January 1, 2008
We spend January 1 walking through our lives, room by room, drawing up a list of work to be done, cracks to be patched. Maybe this year, to balance the list, we ought to walk through the rooms of our lives… not looking for flaws, but for potential.
— Ellen Goodman, b. 1941
This is the last Holidailies post for the 2007 season. I’ve walked through the rooms of my life several times these past weeks. I have always been able to see both flaws and potential. My problem is turning that potential into progress. I don’t want to dwell in Emily Dickinson’s possibility anymore. I want to dwell in accomplishment.
Although today’s observation and report from a day in the life has a Christmas flavor, it’s not a Christmas piece. It’s a back to work piece. I went back to work today. I started with the prompt for January 31 in Judy Reeves’s A Writer’s Book of Days. I’ve used this resource repeatedly, always responding to the first couple of prompts in each month but then losing focus. I decided to take January but work it backwards, from the end of the month to the beginning.

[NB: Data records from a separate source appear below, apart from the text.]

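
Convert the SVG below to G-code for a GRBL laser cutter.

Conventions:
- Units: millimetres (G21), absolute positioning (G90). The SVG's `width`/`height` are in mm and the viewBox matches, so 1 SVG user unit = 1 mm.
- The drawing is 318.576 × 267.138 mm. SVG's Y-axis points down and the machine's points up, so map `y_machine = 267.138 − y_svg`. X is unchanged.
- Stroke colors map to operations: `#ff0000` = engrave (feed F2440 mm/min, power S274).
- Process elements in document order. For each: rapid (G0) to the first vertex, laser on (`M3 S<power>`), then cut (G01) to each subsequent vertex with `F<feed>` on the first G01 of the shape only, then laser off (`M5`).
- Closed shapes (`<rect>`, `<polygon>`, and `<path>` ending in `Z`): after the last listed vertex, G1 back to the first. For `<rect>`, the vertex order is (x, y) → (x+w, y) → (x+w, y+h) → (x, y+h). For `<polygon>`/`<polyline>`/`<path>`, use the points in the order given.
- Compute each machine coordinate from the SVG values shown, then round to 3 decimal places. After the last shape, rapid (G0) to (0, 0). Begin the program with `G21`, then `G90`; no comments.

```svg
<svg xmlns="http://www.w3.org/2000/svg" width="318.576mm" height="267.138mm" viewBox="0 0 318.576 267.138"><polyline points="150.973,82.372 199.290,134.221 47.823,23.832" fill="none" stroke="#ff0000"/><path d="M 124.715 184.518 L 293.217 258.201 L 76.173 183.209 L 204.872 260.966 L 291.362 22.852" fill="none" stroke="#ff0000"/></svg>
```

1 u = 1 mm; y_m = 267.138 − y.

[1] `<polyline>` open polyline, #ff0000→engrave S274 F2440: (150.973,184.766) → (199.290,132.917) → (47.823,243.306)

[2] `<path>` open polyline, #ff0000→engrave S274 F2440: (124.715,82.620) → (293.217,8.937) → (76.173,83.929) → (204.872,6.172) → (291.362,244.286)

G21
G90
G0 X150.973 Y184.766
M3 S274
G01 X199.290 Y132.917 F2440
G01 X47.823 Y243.306
M5
G0 X124.715 Y82.620
M3 S274
G01 X293.217 Y8.937 F2440
G01 X76.173 Y83.929
G01 X204.872 Y6.172
G01 X291.362 Y244.286
M5
G0 X0.000 Y0.000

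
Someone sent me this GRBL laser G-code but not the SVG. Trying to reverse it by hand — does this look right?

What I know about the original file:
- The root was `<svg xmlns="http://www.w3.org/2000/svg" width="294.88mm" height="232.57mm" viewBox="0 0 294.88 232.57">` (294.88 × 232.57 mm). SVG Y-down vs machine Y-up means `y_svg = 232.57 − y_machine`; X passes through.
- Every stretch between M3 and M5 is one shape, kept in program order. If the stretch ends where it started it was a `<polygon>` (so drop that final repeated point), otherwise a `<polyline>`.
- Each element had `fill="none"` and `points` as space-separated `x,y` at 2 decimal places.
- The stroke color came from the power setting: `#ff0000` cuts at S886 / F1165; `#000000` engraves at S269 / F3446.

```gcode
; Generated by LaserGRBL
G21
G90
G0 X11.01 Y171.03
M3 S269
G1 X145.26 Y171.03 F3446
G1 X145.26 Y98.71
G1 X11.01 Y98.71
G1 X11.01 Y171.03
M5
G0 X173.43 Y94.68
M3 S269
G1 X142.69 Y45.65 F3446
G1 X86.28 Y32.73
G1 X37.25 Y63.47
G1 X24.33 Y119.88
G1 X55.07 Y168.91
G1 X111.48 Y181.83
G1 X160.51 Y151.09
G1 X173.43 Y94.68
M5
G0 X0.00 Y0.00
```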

The first time I wore . . . I began, and then I was writing about nylons and being forced to wear them for my Confirmation, alien items held up with garters that pinched my thighs or a garter belt that was anything but a fashionable item from the turn-him-on collection at Victoria’s Secret (why do men think these contraptions are exciting?) but a torture device full of hooks and lumpy slides that left marks on my skin, because they weren’t pantyhose but two separate stockings that my clumsy hands snagged and ruined before I’d worn them very much. I gave the whole episode to my character who sees her neighbor’s secret boyfriend cause a cat’s death, and there I was, back in fiction again.
And I really don’t know how I progressed from my character who doesn’t want to wear nylons and doesn’t really want to grow up just yet to thinking about the church of my early childhood, Saint Margaret Mary’s, named after me, my father convinced me, because he was the choir director. The facility my parents helped build will be abandoned soon when the congregation moves into a new structure. I started thinking about the crèche they use, an elaborate tableau seen at left that calls to mind the one in the Dragnet Christmas episode. The figures are out of proportion (the infant’s head is twice the size of Mary’s clasped hands and the donkey has about the same stature as a cocker spaniel) and a little shabby, having been in use for nearly sixty years. And I thought, what if, when the congregation moves into a new sanctuary, they think that it would be a good thing to get a new crèche to go with all the other new furnishings? Maybe this is the last year I can see it.
It’s the camel that draws me. When I was a little girl, I thought the beast was “life size,” and I delighted in the way my father would lift me up and let me ride on it. I looked up from my reverie and my writing and saw that it was 9:15. I knew that a Mass would be in progress or about to begin at St. Margaret Mary’s. It didn’t take me long to throw my notebook and my camera into my bag and get going, because I am all about action now.
The 9:00 Mass for the holy day (the Solemnity of Mary, the Mother of God — the new name for what I knew as the Feast of the Circumcision) was moving toward completion when I arrived. I sat quietly in the back, near the plaque that honors those memorialized when the remodeling and redecoration of the sanctuary was done about thirty years ago. My maternal grandparents and my maternal uncle are named there, funds for a floor vase having been given in their memory by my parents. When everyone had gone I approached the crèche.
It seems a lot of people have a devotion to visiting the scene. The figure of the infant was surrounded by folded currency, and while I was there a number of worshippers stopped to reflect for a moment and to add to the stash. A young couple were introducing their fourteen-month-old to the scene at Bethlehem, taking pictures. They did me the great favor of placing little Stephanie on the camel, and I was greatly amused to see how small the camel was in proportion to this child who is far younger than I was when I thought it was just right for me to ride across the desert with the Kings of Orient in search of adventure.
Visiting a crèche and paying my respects to a painted plaster camel should be the way every holiday season ends for me. The Magi came to pay homage to the child whose birth had been foretold, but they did not linger. They went home by another road.
And so do I head out on a new road. Happy 2008. Thank you once again for reading, so much, so often.